6.4.1 Domain-Level and Application-Level Phishing Protection
Dashlane maintains continuous monitoring and deny-list of malicious domains that impersonate Dashlane or its services. This protection operates at multiple levels:
- Application-level protection: The Dashlane extension and mobile apps automatically prevent autofill on suspicious or impersonated domains.
- DNS and infrastructure controls: Dashlane enforces strict domain verification, HSTS preloading, and DMARC/SPF/DKIM policies to prevent spoofed emails or subdomain takeovers.
- Threat intelligence and takedown: Dashlane collaborates with external threat intelligence partners to identify and remove phishing domains targeting Dashlane users.

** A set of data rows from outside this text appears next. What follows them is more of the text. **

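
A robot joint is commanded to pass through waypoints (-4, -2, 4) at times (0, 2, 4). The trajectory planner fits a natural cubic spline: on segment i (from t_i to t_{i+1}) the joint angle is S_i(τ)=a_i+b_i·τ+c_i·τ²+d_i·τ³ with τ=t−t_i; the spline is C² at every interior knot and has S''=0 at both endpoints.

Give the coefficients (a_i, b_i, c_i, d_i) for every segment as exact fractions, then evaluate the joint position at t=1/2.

  seg 0: a=-4 b=1/2 c=0 d=1/8
  seg 1: a=-2 b=2 c=3/4 d=-1/8
S(1/2) = -239/64

Δ: Δ0=1, Δ1=3
row 1: diag=8, rhs=12; c'=1/4, d'=3/2
back: M1=3/2
M: M0=0, M1=3/2, M2=0
seg 0: a=-4, c=M0/2=0, d=(M1−M0)/(6·2)=1/8, b=Δ0−h0·(2M0+M1)/6=1/2
seg 1: a=-2, c=M1/2=3/4, d=(M2−M1)/(6·2)=-1/8, b=Δ1−h1·(2M1+M2)/6=2
t_q=1/2 → seg 0, τ=1/2; S=-4+1/2·τ+0·τ²+1/8·τ³=-239/64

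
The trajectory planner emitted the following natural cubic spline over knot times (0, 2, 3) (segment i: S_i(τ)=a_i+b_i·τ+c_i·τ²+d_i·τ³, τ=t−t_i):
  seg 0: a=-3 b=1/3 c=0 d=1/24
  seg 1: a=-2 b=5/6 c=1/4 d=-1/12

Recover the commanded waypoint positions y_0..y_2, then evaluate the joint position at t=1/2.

y_0=-3 y_1=-2 y_2=-1
S(1/2) = -181/64

y_0 = S_0(0) = a_0 = -3
y_1 = S_1(0) = a_1 = -2
y_2 = S_1(1) = -1
t_q=1/2 is in segment 0 (τ=1/2); S_0(τ)=-181/64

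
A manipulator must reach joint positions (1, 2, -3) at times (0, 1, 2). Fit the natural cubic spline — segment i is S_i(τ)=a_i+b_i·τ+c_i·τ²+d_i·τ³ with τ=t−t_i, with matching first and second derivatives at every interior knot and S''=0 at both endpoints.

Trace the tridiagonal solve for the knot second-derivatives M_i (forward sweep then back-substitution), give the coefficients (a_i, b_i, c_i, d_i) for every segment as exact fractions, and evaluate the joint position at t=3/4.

Δ: Δ0=1, Δ1=-5
row 1: diag=4, rhs=-36; c'=1/4, d'=-9
back: M1=-9
M: M0=0, M1=-9, M2=0
seg 0: a=1, c=M0/2=0, d=(M1−M0)/(6·1)=-3/2, b=Δ0−h0·(2M0+M1)/6=5/2
seg 1: a=2, c=M1/2=-9/2, d=(M2−M1)/(6·1)=3/2, b=Δ1−h1·(2M1+M2)/6=-2
t_q=3/4 → seg 0, τ=3/4; S=1+5/2·τ+0·τ²+-3/2·τ³=287/128

  seg 0: a=1 b=5/2 c=0 d=-3/2
  seg 1: a=2 b=-2 c=-9/2 d=3/2
S(3/4) = 287/128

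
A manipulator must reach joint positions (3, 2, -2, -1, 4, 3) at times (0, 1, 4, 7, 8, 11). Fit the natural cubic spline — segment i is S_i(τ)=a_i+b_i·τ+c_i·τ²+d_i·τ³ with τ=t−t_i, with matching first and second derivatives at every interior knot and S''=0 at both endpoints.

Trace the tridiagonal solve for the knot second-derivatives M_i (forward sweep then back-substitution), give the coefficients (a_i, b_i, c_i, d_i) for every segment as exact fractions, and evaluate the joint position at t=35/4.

  seg 0: a=3 b=-1582/1635 c=0 d=-53/1635
  seg 1: a=2 b=-1741/1635 c=-53/545 d=38/14715
  seg 2: a=-2 b=-2581/1635 c=-121/1635 d=1163/4905
  seg 3: a=-1 b=1432/327 c=3368/1635 d=-2353/1635
  seg 4: a=4 b=2279/545 c=-3691/1635 d=3691/14715
S(35/4) = 208311/34880

Δ: Δ0=-1, Δ1=-4/3, Δ2=1/3, Δ3=5, Δ4=-1/3
row 1: diag=8, rhs=-2; c'=3/8, d'=-1/4
row 2: denom=12−3·3/8=87/8; d'=(10−3·-1/4)/(87/8)=86/87
row 3: denom=8−3·8/29=208/29; d'=(28−3·86/87)/(208/29)=363/104
row 4: denom=8−1·29/208=1635/208; d'=(-32−1·363/104)/(1635/208)=-7382/1635
back: M4=-7382/1635
back: M3=363/104−29/208·-7382/1635=6736/1635
back: M2=86/87−8/29·6736/1635=-242/1635
back: M1=-1/4−3/8·-242/1635=-106/545
M: M0=0, M1=-106/545, M2=-242/1635, M3=6736/1635, M4=-7382/1635, M5=0
seg 0: a=3, c=M0/2=0, d=(M1−M0)/(6·1)=-53/1635, b=Δ0−h0·(2M0+M1)/6=-1582/1635
seg 1: a=2, c=M1/2=-53/545, d=(M2−M1)/(6·3)=38/14715, b=Δ1−h1·(2M1+M2)/6=-1741/1635
seg 2: a=-2, c=M2/2=-121/1635, d=(M3−M2)/(6·3)=1163/4905, b=Δ2−h2·(2M2+M3)/6=-2581/1635
seg 3: a=-1, c=M3/2=3368/1635, d=(M4−M3)/(6·1)=-2353/1635, b=Δ3−h3·(2M3+M4)/6=1432/327
seg 4: a=4, c=M4/2=-3691/1635, d=(M5−M4)/(6·3)=3691/14715, b=Δ4−h4·(2M4+M5)/6=2279/545
t_q=35/4 → seg 4, τ=3/4; S=4+2279/545·τ+-3691/1635·τ²+3691/14715·τ³=208311/34880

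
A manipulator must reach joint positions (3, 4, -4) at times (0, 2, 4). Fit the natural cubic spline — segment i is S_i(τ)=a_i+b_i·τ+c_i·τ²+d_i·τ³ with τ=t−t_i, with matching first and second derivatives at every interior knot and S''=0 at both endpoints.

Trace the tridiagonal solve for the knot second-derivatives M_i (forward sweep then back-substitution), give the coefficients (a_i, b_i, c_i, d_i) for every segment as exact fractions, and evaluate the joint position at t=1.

Δ: Δ0=1/2, Δ1=-4
row 1: diag=8, rhs=-27; c'=1/4, d'=-27/8
back: M1=-27/8
M: M0=0, M1=-27/8, M2=0
seg 0: a=3, c=M0/2=0, d=(M1−M0)/(6·2)=-9/32, b=Δ0−h0·(2M0+M1)/6=13/8
seg 1: a=4, c=M1/2=-27/16, d=(M2−M1)/(6·2)=9/32, b=Δ1−h1·(2M1+M2)/6=-7/4
t_q=1 → seg 0, τ=1; S=3+13/8·τ+0·τ²+-9/32·τ³=139/32

  seg 0: a=3 b=13/8 c=0 d=-9/32
  seg 1: a=4 b=-7/4 c=-27/16 d=9/32
S(1) = 139/32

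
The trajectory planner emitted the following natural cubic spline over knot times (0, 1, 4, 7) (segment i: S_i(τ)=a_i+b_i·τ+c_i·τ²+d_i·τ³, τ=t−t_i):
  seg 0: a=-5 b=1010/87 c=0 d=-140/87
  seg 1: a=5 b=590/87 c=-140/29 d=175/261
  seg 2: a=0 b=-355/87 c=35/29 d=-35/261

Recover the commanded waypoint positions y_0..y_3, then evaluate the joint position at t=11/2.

y_0 = S_0(0) = a_0 = -5
y_1 = S_1(0) = a_1 = 5
y_2 = S_2(0) = a_2 = 0
y_3 = S_2(3) = -5
t_q=11/2 is in segment 2 (τ=3/2); S_2(τ)=-895/232

y_0=-5 y_1=5 y_2=0 y_3=-5
S(11/2) = -895/232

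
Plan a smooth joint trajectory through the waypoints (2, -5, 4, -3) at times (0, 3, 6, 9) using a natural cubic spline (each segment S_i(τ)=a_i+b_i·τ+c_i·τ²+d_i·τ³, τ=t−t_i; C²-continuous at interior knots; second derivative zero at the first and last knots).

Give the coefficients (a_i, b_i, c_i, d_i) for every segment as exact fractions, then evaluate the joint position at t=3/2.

Δ: Δ0=-7/3, Δ1=3, Δ2=-7/3
row 1: diag=12, rhs=32; c'=1/4, d'=8/3
row 2: denom=12−3·1/4=45/4; d'=(-32−3·8/3)/(45/4)=-32/9
back: M2=-32/9
back: M1=8/3−1/4·-32/9=32/9
M: M0=0, M1=32/9, M2=-32/9, M3=0
seg 0: a=2, c=M0/2=0, d=(M1−M0)/(6·3)=16/81, b=Δ0−h0·(2M0+M1)/6=-37/9
seg 1: a=-5, c=M1/2=16/9, d=(M2−M1)/(6·3)=-32/81, b=Δ1−h1·(2M1+M2)/6=11/9
seg 2: a=4, c=M2/2=-16/9, d=(M3−M2)/(6·3)=16/81, b=Δ2−h2·(2M2+M3)/6=11/9
t_q=3/2 → seg 0, τ=3/2; S=2+-37/9·τ+0·τ²+16/81·τ³=-7/2

  seg 0: a=2 b=-37/9 c=0 d=16/81
  seg 1: a=-5 b=11/9 c=16/9 d=-32/81
  seg 2: a=4 b=11/9 c=-16/9 d=16/81
S(3/2) = -7/2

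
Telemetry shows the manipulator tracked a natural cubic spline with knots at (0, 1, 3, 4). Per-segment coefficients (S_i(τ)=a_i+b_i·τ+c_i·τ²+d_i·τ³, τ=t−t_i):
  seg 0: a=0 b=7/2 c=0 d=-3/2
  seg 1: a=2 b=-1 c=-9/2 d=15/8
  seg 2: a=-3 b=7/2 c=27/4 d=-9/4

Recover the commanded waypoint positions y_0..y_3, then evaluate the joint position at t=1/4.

y_0 = S_0(0) = a_0 = 0
y_1 = S_1(0) = a_1 = 2
y_2 = S_2(0) = a_2 = -3
y_3 = S_2(1) = 5
t_q=1/4 is in segment 0 (τ=1/4); S_0(τ)=109/128

y_0=0 y_1=2 y_2=-3 y_3=5
S(1/4) = 109/128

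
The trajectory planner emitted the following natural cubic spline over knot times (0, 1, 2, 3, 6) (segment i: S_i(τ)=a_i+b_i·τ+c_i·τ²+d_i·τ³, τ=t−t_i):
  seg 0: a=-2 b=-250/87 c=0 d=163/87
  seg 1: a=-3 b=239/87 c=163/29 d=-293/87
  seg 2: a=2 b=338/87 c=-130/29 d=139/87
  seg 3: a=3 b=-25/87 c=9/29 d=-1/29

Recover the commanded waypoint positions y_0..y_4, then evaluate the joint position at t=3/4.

y_0=-2 y_1=-3 y_2=2 y_3=3 y_4=4
S(3/4) = -6245/1856

y_0 = S_0(0) = a_0 = -2
y_1 = S_1(0) = a_1 = -3
y_2 = S_2(0) = a_2 = 2
y_3 = S_3(0) = a_3 = 3
y_4 = S_3(3) = 4
t_q=3/4 is in segment 0 (τ=3/4); S_0(τ)=-6245/1856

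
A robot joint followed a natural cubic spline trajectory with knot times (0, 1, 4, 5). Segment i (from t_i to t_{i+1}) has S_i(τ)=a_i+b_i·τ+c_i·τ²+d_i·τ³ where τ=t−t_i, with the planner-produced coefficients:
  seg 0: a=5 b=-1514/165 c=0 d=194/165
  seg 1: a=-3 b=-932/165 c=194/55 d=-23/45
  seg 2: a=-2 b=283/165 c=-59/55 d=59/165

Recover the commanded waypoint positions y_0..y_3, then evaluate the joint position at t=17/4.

y_0=5 y_1=-3 y_2=-2 y_3=-1
S(17/4) = -5747/3520

y_0 = S_0(0) = a_0 = 5
y_1 = S_1(0) = a_1 = -3
y_2 = S_2(0) = a_2 = -2
y_3 = S_2(1) = -1
t_q=17/4 is in segment 2 (τ=1/4); S_2(τ)=-5747/3520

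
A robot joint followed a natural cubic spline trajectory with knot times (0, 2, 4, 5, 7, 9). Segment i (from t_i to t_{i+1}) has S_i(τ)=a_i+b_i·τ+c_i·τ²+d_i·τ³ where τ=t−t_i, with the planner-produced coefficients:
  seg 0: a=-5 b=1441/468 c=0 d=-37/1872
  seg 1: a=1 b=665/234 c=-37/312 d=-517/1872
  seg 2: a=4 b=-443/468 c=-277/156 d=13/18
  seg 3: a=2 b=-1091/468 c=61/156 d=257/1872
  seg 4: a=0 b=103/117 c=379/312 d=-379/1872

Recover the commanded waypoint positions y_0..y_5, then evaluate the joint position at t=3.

y_0 = S_0(0) = a_0 = -5
y_1 = S_1(0) = a_1 = 1
y_2 = S_2(0) = a_2 = 4
y_3 = S_3(0) = a_3 = 2
y_4 = S_4(0) = a_4 = 0
y_5 = S_4(2) = 5
t_q=3 is in segment 1 (τ=1); S_1(τ)=717/208

y_0=-5 y_1=1 y_2=4 y_3=2 y_4=0 y_5=5
S(3) = 717/208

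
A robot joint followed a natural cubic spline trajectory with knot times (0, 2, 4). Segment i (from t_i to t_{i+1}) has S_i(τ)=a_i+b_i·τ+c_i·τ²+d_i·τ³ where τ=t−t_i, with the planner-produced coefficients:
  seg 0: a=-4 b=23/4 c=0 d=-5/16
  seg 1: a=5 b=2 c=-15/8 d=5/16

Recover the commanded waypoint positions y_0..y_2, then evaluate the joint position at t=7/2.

y_0=-4 y_1=5 y_2=4
S(7/2) = 619/128

y_0 = S_0(0) = a_0 = -4
y_1 = S_1(0) = a_1 = 5
y_2 = S_1(2) = 4
t_q=7/2 is in segment 1 (τ=3/2); S_1(τ)=619/128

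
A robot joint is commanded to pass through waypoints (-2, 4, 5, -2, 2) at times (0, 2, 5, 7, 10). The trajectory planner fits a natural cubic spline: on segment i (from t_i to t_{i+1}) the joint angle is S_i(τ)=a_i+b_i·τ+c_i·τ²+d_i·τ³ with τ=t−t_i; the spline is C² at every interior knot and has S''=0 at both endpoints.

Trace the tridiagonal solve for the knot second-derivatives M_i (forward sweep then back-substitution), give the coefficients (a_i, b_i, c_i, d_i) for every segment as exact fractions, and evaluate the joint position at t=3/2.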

6.4.2 In-Browser Phishing Prevention
Within the Dashlane client, phishing protection mechanisms ensure users are never prompted for sensitive information outside trusted contexts. Autofill operates under strict same-origin and content security policies, meaning credentials can only be filled into verified sites that match their stored domains. In addition, the AI Phishing Detection system continuously analyzes URLs and SSL certificates to prevent autofill on suspicious pages.
6.4.3 Continuous Monitoring and Response
Dashlane’s Security team operates a dedicated monitoring and incident response process to detect phishing attempts against both users and Dashlane’s brand. Alerts from domain monitoring, email authentication failures, and reported user incidents are triaged to ensure rapid mitigation.